Joel Spolsky posts an interesting essay on why it’s important for computer science students to learn the hard way (through languages like Scheme), rather than the easy way (Java). I know very little about programming or CS, but Joel’s essay struck a chord. Not least because of this passage:
Heck, in 1900, Latin and Greek were required subjects in college, not because they served any purpose, but because they were sort of considered an obvious requirement for educated people. In some sense my argument is no different that the argument made by the pro-Latin people (all four of them). “[Latin] trains your mind. Trains your memory. Unraveling a Latin sentence is an excellent exercise in thought, a real intellectual puzzle, and a good introduction to logical thinking,” writes Scott Barker. But I can’t find a single university that requires Latin any more. Are pointers and recursion the Latin and Greek of Computer Science?

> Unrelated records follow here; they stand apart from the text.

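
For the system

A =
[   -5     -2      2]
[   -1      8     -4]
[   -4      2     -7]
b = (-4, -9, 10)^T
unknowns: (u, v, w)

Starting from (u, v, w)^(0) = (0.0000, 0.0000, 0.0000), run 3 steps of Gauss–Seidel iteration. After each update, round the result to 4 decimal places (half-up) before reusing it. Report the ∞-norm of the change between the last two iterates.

0.4332

Iteration 1:
  u = (-4 - (-2)·0.0000 - (2)·0.0000) / (-5) = 0.8000
  v = (-9 - (-1)·0.8000 - (-4)·0.0000) / (8) = -1.0250
  w = (10 - (-4)·0.8000 - (2)·-1.0250) / (-7) = -2.1786
Iteration 2:
  u = (-4 - (-2)·-1.0250 - (2)·-2.1786) / (-5) = 0.3386
  v = (-9 - (-1)·0.3386 - (-4)·-2.1786) / (8) = -2.1720
  w = (10 - (-4)·0.3386 - (2)·-2.1720) / (-7) = -2.2426
Iteration 3:
  u = (-4 - (-2)·-2.1720 - (2)·-2.2426) / (-5) = 0.7718
  v = (-9 - (-1)·0.7718 - (-4)·-2.2426) / (8) = -2.1498
  w = (10 - (-4)·0.7718 - (2)·-2.1498) / (-7) = -2.4838
Change: (0.4332, 0.0222, -0.2412) → max |·| = 0.4332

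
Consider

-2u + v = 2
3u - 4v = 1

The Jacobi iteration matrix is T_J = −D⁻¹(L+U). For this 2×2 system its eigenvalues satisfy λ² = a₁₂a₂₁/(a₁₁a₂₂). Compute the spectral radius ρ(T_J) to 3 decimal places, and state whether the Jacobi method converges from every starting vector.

a₁₂a₂₁/(a₁₁a₂₂) = (1)·(3) / ((-2)·(-4)) = 0.375000
ρ = √|0.375000| = √0.375000 = 0.612
ρ < 1, so Jacobi converges

0.612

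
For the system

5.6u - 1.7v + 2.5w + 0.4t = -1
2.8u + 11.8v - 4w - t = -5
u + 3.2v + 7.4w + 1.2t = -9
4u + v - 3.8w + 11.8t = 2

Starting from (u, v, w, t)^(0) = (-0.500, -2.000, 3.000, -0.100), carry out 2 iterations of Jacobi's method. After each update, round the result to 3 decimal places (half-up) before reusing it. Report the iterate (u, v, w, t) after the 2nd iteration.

Iteration 1:
  u = (-1 - (-1.7)·-2.000 - (2.5)·3.000 - (0.4)·-0.100) / (5.6) = -2.118
  v = (-5 - (2.8)·-0.500 - (-4)·3.000 - (-1)·-0.100) / (11.8) = 0.703
  w = (-9 - (1)·-0.500 - (3.2)·-2.000 - (1.2)·-0.100) / (7.4) = -0.268
  t = (2 - (4)·-0.500 - (1)·-2.000 - (-3.8)·3.000) / (11.8) = 1.475
Iteration 2:
  u = (-1 - (-1.7)·0.703 - (2.5)·-0.268 - (0.4)·1.475) / (5.6) = 0.049
  v = (-5 - (2.8)·-2.118 - (-4)·-0.268 - (-1)·1.475) / (11.8) = 0.113
  w = (-9 - (1)·-2.118 - (3.2)·0.703 - (1.2)·1.475) / (7.4) = -1.473
  t = (2 - (4)·-2.118 - (1)·0.703 - (-3.8)·-0.268) / (11.8) = 0.742

(0.049, 0.113, -1.473, 0.742)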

As Jerome Karabel explains in The Choice, Latin and Greek were also an effective way to exclude both the horny-handed sons of the soil, however bright, and immigrant kids from the cities. Only private schools, and a handful of old public institutions like Boston Latin, taught Latin and Greek. So Harvard, Princeton and Yale could rely on excluding those undesireables without being too explicit about it.
Of course, if Joel had studied his Latin and Greek he’d know there’s a perfect Greek aphorism for what he describes: kalepa ta kala. It translates as “beautiful things are difficult”, or more loosely “naught without labor”. It was the first phrase I was taught when I took ancient Greek and it holds true both for that great language and many other things.